I trace another lineage of my phobia from my own experience as a professional, or the minimum-wage-earning dude staffing the box office at a discount movie theater during the summer after I graduated from high school. The theater was located outside the San Antonio city limits, in that wasteland between towns also filled by car dealerships and Best Westerns and weird incestuous overpriced private Christian schools. The clientele was usually older and countrier and grouchier, men with handlebar moustaches who reprimanded me for not letting their Dr. Pepper’s fizz recede so that I could properly fill their cup to the brim, women who probably slept in hairnets and demanded I speak up when I asked them, “How are you?” I remember one redneck in particular. He hauled his wife and his probably 10 kids into the lobby, and he was wearing a certain red hat along with a gray Hillary For Prison 2016 shirt, and he bought a dozen tickets for a Hillary-is-the-Antichrist pseudo-documentary that had competed with “The Secret Life of Pets” for the weekend’s bestseller status. He counted out pennies in his hand and paid in exact change. When I handed him a yardlong strip of tickets, he told me, “I appreciate you.” To thank someone is to recognize they did something for you they did not have to do. I did nothing gratuitous for this redneck. But he appreciated me, and I remember him along with a handful of despicable prediabetic customers who made me feel like – and might as well have called me – a fuckface.

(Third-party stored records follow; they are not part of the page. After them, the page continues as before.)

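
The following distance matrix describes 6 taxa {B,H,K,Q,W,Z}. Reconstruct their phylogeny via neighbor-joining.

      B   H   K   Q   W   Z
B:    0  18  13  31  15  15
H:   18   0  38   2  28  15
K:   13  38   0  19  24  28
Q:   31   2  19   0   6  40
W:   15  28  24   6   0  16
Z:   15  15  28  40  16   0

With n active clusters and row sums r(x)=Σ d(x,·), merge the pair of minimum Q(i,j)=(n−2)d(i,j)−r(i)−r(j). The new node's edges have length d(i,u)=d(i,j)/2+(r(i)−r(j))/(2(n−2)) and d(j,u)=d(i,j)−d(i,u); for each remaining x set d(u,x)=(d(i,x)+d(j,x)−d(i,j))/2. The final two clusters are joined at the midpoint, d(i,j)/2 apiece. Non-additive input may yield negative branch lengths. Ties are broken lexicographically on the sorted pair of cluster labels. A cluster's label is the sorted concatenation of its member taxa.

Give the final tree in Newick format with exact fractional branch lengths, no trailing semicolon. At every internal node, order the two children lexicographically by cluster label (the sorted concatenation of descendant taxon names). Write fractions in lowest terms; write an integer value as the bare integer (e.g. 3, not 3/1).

step 1: merge (H,Q) at d=2, Q=-191; branch lengths H→11/8, Q→5/8; new cluster HQ
  updated: d(B,HQ)=47/2, d(HQ,K)=55/2, d(HQ,W)=16, d(HQ,Z)=53/2
step 2: merge (B,K) at d=13, Q=-120; branch lengths B→13/6, K→65/6; new cluster BK
  updated: d(BK,HQ)=19, d(BK,W)=13, d(BK,Z)=15
step 3: merge (BK,Z) at d=15, Q=-149/2; branch lengths BK→39/8, Z→81/8; new cluster BKZ
  updated: d(BKZ,HQ)=61/4, d(BKZ,W)=7
step 4: merge (BKZ,HQ) at d=61/4, Q=-153/4; branch lengths BKZ→25/8, HQ→97/8; new cluster BHKQZ
  updated: d(BHKQZ,W)=31/8
step 5: merge (BHKQZ,W) at d=31/8; branch lengths BHKQZ→31/16, W→31/16; new cluster BHKQWZ
final tree: ((((B:13/6,K:65/6):39/8,Z:81/8):25/8,(H:11/8,Q:5/8):97/8):31/16,W:31/16)
total length: 393/8

((((B:13/6,K:65/6):39/8,Z:81/8):25/8,(H:11/8,Q:5/8):97/8):31/16,W:31/16)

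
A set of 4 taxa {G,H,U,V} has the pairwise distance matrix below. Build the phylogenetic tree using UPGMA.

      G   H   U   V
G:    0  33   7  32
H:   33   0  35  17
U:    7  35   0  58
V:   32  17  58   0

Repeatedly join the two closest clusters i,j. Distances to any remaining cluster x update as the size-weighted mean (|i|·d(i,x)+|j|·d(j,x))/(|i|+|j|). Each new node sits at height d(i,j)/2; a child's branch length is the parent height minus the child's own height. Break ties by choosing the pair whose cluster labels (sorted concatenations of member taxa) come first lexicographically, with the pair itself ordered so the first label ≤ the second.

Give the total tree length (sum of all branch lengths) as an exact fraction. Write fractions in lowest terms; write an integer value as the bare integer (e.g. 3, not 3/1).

103/2

1. join G+U (d=7) ⇒ GU; edges |G|=7/2, |U|=7/2
  updated: d(GU,H)=34, d(GU,V)=45
2. join H+V (d=17) ⇒ HV; edges |H|=17/2, |V|=17/2
  updated: d(GU,HV)=79/2
3. join GU+HV (d=79/2) ⇒ GHUV; edges |GU|=65/4, |HV|=45/4
final tree: ((G:7/2,U:7/2):65/4,(H:17/2,V:17/2):45/4)
total length: 103/2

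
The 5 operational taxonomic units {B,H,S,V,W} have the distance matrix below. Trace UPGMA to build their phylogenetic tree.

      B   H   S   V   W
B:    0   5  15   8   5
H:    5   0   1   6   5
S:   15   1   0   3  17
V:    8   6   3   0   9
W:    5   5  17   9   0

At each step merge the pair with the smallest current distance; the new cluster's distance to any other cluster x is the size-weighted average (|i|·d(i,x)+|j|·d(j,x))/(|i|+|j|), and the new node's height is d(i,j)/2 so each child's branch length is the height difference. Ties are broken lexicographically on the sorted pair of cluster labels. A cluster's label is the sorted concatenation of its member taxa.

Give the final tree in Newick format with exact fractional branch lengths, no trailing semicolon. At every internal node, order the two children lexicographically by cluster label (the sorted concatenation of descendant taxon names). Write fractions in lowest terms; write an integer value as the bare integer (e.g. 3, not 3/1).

iteration 1: select H,S (d=1); attach at lengths (1/2, 1/2); label the merged cluster HS
  updated: d(B,HS)=10, d(HS,V)=9/2, d(HS,W)=11
iteration 2: select HS,V (d=9/2); attach at lengths (7/4, 9/4); label the merged cluster HSV
  updated: d(B,HSV)=28/3, d(HSV,W)=31/3
iteration 3: select B,W (d=5); attach at lengths (5/2, 5/2); label the merged cluster BW
  updated: d(BW,HSV)=59/6
iteration 4: select BW,HSV (d=59/6); attach at lengths (29/12, 8/3); label the merged cluster BHSVW
final tree: ((B:5/2,W:5/2):29/12,((H:1/2,S:1/2):7/4,V:9/4):8/3)
total length: 181/12

((B:5/2,W:5/2):29/12,((H:1/2,S:1/2):7/4,V:9/4):8/3)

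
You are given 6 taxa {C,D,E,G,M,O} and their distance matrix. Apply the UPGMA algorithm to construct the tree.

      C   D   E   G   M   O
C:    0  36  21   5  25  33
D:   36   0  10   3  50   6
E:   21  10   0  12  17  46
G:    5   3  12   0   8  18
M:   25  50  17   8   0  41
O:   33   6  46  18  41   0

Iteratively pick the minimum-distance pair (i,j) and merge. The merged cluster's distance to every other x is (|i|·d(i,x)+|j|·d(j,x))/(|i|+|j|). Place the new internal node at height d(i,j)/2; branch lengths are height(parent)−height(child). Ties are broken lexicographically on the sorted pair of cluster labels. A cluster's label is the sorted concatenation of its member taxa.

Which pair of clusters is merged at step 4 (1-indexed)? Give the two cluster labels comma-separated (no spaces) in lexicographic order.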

That’s why I wanted to get the name of my favorite security guard, and that’s why, when I failed to do so (because I am, as my mom often tells me, a “mealy mouth”), I thought about my failure for the rest of the day, including in my English seminar in which I remained silent during our discussion about whether or not we could ever truly know another person, even someone fictional. I thought, Don’t we, you know, all feel, like, the same things? My internal monologue spiraled from here. Though he is paid to be nice to people, my favorite security guard was much nicer to me than his job performance evaluations required, and I wanted to thank him, but I didn’t know how to thank him, hence why I failed to ask him for his name, and I really don’t even know how to have engaged with him in an authentic interaction, considering if I began slobbering gratitude at his feet for him doing his job of being nice, he would think I was coming on a little strong, and if I didn’t thank him at all, he would think I was rude, and if I just offered him a normal thank you I’d spend the rest of the day fretting that I didn’t properly communicate how exceptional it was that he chose to be extra nice to me, and how I know in every way the anguish of trying to be nice to people as a professional, and how he really made me feel like I was important and special. But now I’m beginning to think that our mutual relief at our unspoken agreement not to be dicks to each other was itself sufficient appreciation.